O convite à ação no mundo é então a continuidade do treinamento. Vemo-nos


como doadores ou como demandantes? Desejamos uma lei que obrigue as
pessoas a se transformarem ou entendemos, com paciência, o tempo e a
história de cada um/a ? Não importa o que estamos fazendo, podemos vincular
essa ação a uma visão verdadeira de generosidae. Esse é o aprendizado das
mandalas, tão enfatizado pelo Lama.
Cada um de nós sempre tem algo a oferecer aos outros. Quando
entendemos as necessidades dos outros e oferecemos o que está ao
nosso alcance, nos comunicamos num nível sutil por meio da
generosidade. Essa atitude geral estabelece as bases de
sustentação para a pessoa, seja qual for a sua atividade. (p.127)

Naturalmente, com a motivação clara, a concentração surge. Tendo a


visão compreendido o que realmente importa, surgem destemor e confiança e
dispomos de muito mais estabilidade para realizar as práticas de foco. Isso
significa que abertura da visão nos possibilita entrar em contato conosco de
forma muito mais direta e paciente. Assim será, portanto, com os outros seres.
Devolveremos para ele a paciência e as instruções que realizamos conosco.
Caso contrário, que práticas estamos fazendo?
Esquecidos da compaixão, temos nossos afazeres urgentes e
prioridades inadiáveis.
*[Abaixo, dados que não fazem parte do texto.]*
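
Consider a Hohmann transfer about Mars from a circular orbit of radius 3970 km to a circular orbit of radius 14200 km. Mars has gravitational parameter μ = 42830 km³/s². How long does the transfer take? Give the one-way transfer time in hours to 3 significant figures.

The Hohmann ellipse has a_t = (r₁ + r₂)/2 = 9085 km.
Transfer time t = π√(a_t³/μ) = π√((9085)³ / 42830) = 13150 s.
Converting: 13150 s ÷ 3600 s/hour = 3.65 hours.

t = 3.65 hours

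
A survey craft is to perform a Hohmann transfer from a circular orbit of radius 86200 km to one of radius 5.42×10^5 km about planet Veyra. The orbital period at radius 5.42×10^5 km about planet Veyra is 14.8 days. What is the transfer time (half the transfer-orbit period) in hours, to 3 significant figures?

t = 78.4 hours

From Kepler's third law T² = 4π²r³/μ at r = 5.42×10^5 km, T = 14.8 days = 14.8 × 86400 s = 1.27872×10^6 s: μ = 4π²r³/T² = 3.84421×10^6 km³/s².
Transfer-ellipse semi-major axis a_t = (r₁ + r₂)/2 = (86200 + 5.420×10^5)/2 = 3.141×10^5 km.
Half the transfer-orbit period gives t = π√(a_t³/μ) = 2.821×10^5 s.
Converting: 2.821×10^5 s ÷ 3600 s/hour = 78.4 hours.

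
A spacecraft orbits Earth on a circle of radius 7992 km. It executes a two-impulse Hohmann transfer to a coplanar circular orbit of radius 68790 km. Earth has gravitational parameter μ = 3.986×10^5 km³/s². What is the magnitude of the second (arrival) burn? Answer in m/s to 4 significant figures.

The Hohmann ellipse has a_t = (r₁ + r₂)/2 = 38391 km.
On the circular orbit at r = 68790 km, v_c = √(μ/r) = 2.407 km/s.
Vis-viva on the transfer ellipse at r = 68790 km gives v_t = √[μ(2/r − 1/a_t)] = 1.098 km/s.
Δv₂ = |v_t − v_c| = |1.098 − 2.407| = 1.309 km/s.

Δv₂ = 1309 m/s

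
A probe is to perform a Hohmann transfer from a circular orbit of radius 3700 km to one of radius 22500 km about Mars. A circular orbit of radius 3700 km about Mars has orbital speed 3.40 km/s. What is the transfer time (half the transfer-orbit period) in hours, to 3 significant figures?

t = 6.33 hours

From the circular-orbit relation v² = μ/r at r = 3700 km: μ = v²r = (3.40)² × 3700 = 42772.0 km³/s².
Semi-major axis of the transfer orbit: a_t = (3700 + 22500)/2 = 13100 km.
Transfer time t = π√(a_t³/μ) = π√((13100)³ / 42772.0) = 22780 s.
Converting: 22780 s ÷ 3600 s/hour = 6.33 hours.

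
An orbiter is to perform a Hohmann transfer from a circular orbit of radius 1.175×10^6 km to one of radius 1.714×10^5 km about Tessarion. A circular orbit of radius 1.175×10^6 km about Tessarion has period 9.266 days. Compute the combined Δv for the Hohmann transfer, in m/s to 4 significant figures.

Δv = 12320 m/s

From Kepler's third law T² = 4π²r³/μ at r = 1.175×10^6 km, T = 9.266 days = 9.266 × 86400 s = 8.005824×10^5 s: μ = 4π²r³/T² = 9.99220×10^7 km³/s².
The Hohmann ellipse has a_t = (r₁ + r₂)/2 = 6.732×10^5 km.
At r₁ the circular-orbit speed is v₁ = √(μ/r₁) = 9.222 km/s.
Transfer-orbit speed at r₁ (vis-viva equation): v_a = √[μ(2/r₁ − 1/a_t)] = 4.653 km/s.
First burn Δv₁ = |v_a − v₁| = 4.569 km/s.
At r₂, v₂ = √(μ/r₂) = 24.145 km/s.
Transfer-orbit speed at r₂: v_p = √[μ(2/r₂ − 1/a_t)] = 31.899 km/s.
Second burn Δv₂ = |v₂ − v_p| = 7.754 km/s.
Total Δv = Δv₁ + Δv₂ = 12.32 km/s.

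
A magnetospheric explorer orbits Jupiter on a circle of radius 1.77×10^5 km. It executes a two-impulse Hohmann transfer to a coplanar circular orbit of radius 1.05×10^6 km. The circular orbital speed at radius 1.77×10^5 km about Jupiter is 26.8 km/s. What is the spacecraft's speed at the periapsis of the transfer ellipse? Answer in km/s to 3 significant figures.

v = 35.1 km/s

From the circular-orbit relation v² = μ/r at r = 1.77×10^5 km: μ = v²r = (26.8)² × 1.77×10^5 = 1.27128×10^8 km³/s².
The Hohmann ellipse has a_t = (r₁ + r₂)/2 = 6.135×10^5 km.
The periapsis of the transfer ellipse is at r = 1.770×10^5 km.
Applying v² = μ(2/r − 1/a_t): v = 35.06 km/s.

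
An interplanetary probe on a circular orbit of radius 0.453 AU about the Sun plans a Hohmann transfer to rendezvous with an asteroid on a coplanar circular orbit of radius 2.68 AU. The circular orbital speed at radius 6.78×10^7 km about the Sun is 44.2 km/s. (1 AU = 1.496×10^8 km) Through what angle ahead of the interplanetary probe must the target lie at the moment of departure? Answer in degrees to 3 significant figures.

φ = 99.6°

From the circular-orbit relation v² = μ/r at r = 6.78×10^7 km: μ = v²r = (44.2)² × 6.78×10^7 = 1.32457×10^11 km³/s².
In km: r₁ = 0.453 × 1.496×10^8 = 6.77688×10^7 km; r₂ = 2.68 × 1.496×10^8 = 4.00928×10^8 km.
The Hohmann ellipse has a_t = (r₁ + r₂)/2 = 2.343484×10^8 km.
The half-period of the transfer ellipse is t = π√(a_t³/μ) = 3.097×10^7 s.
The target's mean motion on its circular orbit is ω₂ = √(μ/r₂³) = 4.534×10^-8 rad/s.
Angle swept by the target during transfer: ω₂·t = 1.404 rad = 80.44°.
Arrival is 180° from departure on the ellipse, so φ = 180° − 80.44° = 99.6°.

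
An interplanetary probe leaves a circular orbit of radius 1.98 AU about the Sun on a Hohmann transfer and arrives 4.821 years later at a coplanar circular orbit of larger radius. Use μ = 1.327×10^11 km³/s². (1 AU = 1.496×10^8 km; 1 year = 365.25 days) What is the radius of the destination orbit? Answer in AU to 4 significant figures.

In km: r₁ = 1.98 × 1.496×10^8 = 2.96208×10^8 km.
Transfer time t = 4.821 years × 365.25 × 86400 s = 1.521391896×10^8 s, and t = π√(a_t³/μ).
So a_t = (μ t²/π²)^(1/3) = (1.327×10^11 × (1.521391896×10^8)² / π²)^(1/3) = 6.7767×10^8 km.
Since a_t = (r₁ + r₂)/2, r₂ = 2a_t − r₁ = 2×6.7767×10^8 − 2.96208×10^8 = 1.059132×10^9 km.
In AU: r₂ = 1.059132×10^9 / 1.496×10^8 = 7.080 AU.

r₂ = 7.080 AU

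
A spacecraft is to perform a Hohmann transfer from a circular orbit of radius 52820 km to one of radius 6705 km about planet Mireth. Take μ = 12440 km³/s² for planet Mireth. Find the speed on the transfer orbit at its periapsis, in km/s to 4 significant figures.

Semi-major axis of the transfer orbit: a_t = (52820 + 6705)/2 = 29762.5 km.
At periapsis, r = 6705 km.
Applying v² = μ(2/r − 1/a_t): v = 1.815 km/s.

v = 1.815 km/s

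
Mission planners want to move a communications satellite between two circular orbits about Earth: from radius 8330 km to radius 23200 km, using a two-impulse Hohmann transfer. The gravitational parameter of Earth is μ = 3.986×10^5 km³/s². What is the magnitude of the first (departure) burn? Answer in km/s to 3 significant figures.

Δv₁ = 1.47 km/s

Semi-major axis of the transfer orbit: a_t = (8330 + 23200)/2 = 15765 km.
On the circular orbit at r = 8330 km, v_c = √(μ/r) = 6.9175 km/s.
Transfer-orbit speed at the same r (vis-viva, a = a_t): v_t = √[μ(2/r − 1/a_t)] = 8.3916 km/s.
Δv₁ = |v_t − v_c| = |8.3916 − 6.9175| = 1.474 km/s.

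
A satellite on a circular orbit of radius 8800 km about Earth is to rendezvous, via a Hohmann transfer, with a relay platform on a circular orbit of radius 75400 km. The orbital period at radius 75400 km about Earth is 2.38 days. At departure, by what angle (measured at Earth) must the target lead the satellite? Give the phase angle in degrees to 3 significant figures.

From Kepler's third law T² = 4π²r³/μ at r = 75400 km, T = 2.38 days = 2.38 × 86400 s = 2.05632×10^5 s: μ = 4π²r³/T² = 4.00214×10^5 km³/s².
The Hohmann ellipse has a_t = (r₁ + r₂)/2 = 42100 km.
The half-period of the transfer ellipse is t = π√(a_t³/μ) = 42897 s.
The target's mean motion on its circular orbit is ω₂ = √(μ/r₂³) = 3.0555×10^-5 rad/s.
Angle swept by the target during transfer: ω₂·t = 1.3107 rad = 75.10°.
The satellite traverses 180° on the transfer ellipse, so the target must lead by 180° − 75.10° = 105°.

φ = 105°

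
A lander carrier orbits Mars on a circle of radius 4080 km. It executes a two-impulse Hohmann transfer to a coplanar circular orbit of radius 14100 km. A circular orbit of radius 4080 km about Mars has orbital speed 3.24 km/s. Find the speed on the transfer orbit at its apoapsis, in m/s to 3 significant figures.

From the circular-orbit relation v² = μ/r at r = 4080 km: μ = v²r = (3.24)² × 4080 = 42830.2 km³/s².
Transfer-ellipse semi-major axis a_t = (r₁ + r₂)/2 = (4080 + 14100)/2 = 9090 km.
At apoapsis, r = 14100 km.
From the vis-viva equation, v = √[μ(2/r − 1/a_t)] = 1.168 km/s.

v = 1170 m/s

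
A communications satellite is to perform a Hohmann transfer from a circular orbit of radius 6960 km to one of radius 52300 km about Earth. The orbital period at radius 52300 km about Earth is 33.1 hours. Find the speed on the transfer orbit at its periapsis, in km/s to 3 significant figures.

v = 10.0 km/s

From Kepler's third law T² = 4π²r³/μ at r = 52300 km, T = 33.1 hours = 33.1 × 3600 s = 1.1916×10^5 s: μ = 4π²r³/T² = 3.97744×10^5 km³/s².
Semi-major axis of the transfer orbit: a_t = (6960 + 52300)/2 = 29630 km.
The periapsis of the transfer ellipse is at r = 6960 km.
Applying v² = μ(2/r − 1/a_t): v = 10.04 km/s.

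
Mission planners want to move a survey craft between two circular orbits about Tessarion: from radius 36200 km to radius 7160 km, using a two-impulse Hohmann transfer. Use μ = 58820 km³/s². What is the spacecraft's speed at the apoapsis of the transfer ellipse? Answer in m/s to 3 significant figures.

v = 733 m/s

Transfer-ellipse semi-major axis a_t = (r₁ + r₂)/2 = (36200 + 7160)/2 = 21680 km.
The apoapsis of the transfer ellipse is at r = 36200 km.
From the vis-viva equation, v = √[μ(2/r − 1/a_t)] = 0.7325 km/s.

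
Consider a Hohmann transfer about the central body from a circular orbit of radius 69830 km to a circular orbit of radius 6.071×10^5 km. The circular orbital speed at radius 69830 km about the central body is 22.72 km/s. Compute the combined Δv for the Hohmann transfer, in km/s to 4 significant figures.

Δv = 11.91 km/s

From the circular-orbit relation v² = μ/r at r = 69830 km: μ = v²r = (22.72)² × 69830 = 3.60461×10^7 km³/s².
The Hohmann ellipse has a_t = (r₁ + r₂)/2 = 3.38465×10^5 km.
At r₁ the circular-orbit speed is v₁ = √(μ/r₁) = 22.7200 km/s.
Transfer-orbit speed at r₁ (vis-viva): v_p = √[μ(2/r₁ − 1/a_t)] = 30.4286 km/s.
First burn Δv₁ = |v_p − v₁| = 7.7086 km/s.
Circular speed at r₂: v₂ = √(μ/r₂) = 7.7055 km/s.
Transfer-orbit speed at r₂: v_a = √[μ(2/r₂ − 1/a_t)] = 3.5000 km/s.
Second burn Δv₂ = |v₂ − v_a| = 4.2055 km/s.
Total Δv = Δv₁ + Δv₂ = 11.91 km/s.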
E o tempo passa. Quando os ciclos da vida se
completam, tudo desaba, tudo perde o sentido, e o que fica de bom
tem um único sabor: a generosidade, o amor e a compaixão que
dedicamos a outros seres. Aquilo que fizemos autocentradamente
acaba. O que fizemos carinhosamente para um outro, mesmo que
pareça não mais existir no plano material, curiosamente segue
presente em uma dimensão de satistação sutil. (p.129)

Portanto, conectamos nossa prática com o benefício de todos os seres e é por isso
que nos dedicamos as práticas profundas: para poder amar mais, compreender mais e
ajudar cada vez mais os seres a se liberar do sofrimento. Todas as estruturas de fato
estão fadadas a desmoronar. Mas o nosso refúgio segue, por detrás de todas as
crises, capaz de apontar o que realmente importa.

Exercício

Mais uma vez, se conecte com sua família e com todos os seres e deseje
ardentemente que todos e todas, sem exceção se liberem do sofrimento.

i
Estudo correspondente ao capítulo 12 “Superação de obstáculos na vida de meditante” do livro Joia
dos Desejos, do Lama Padma Samten(2013).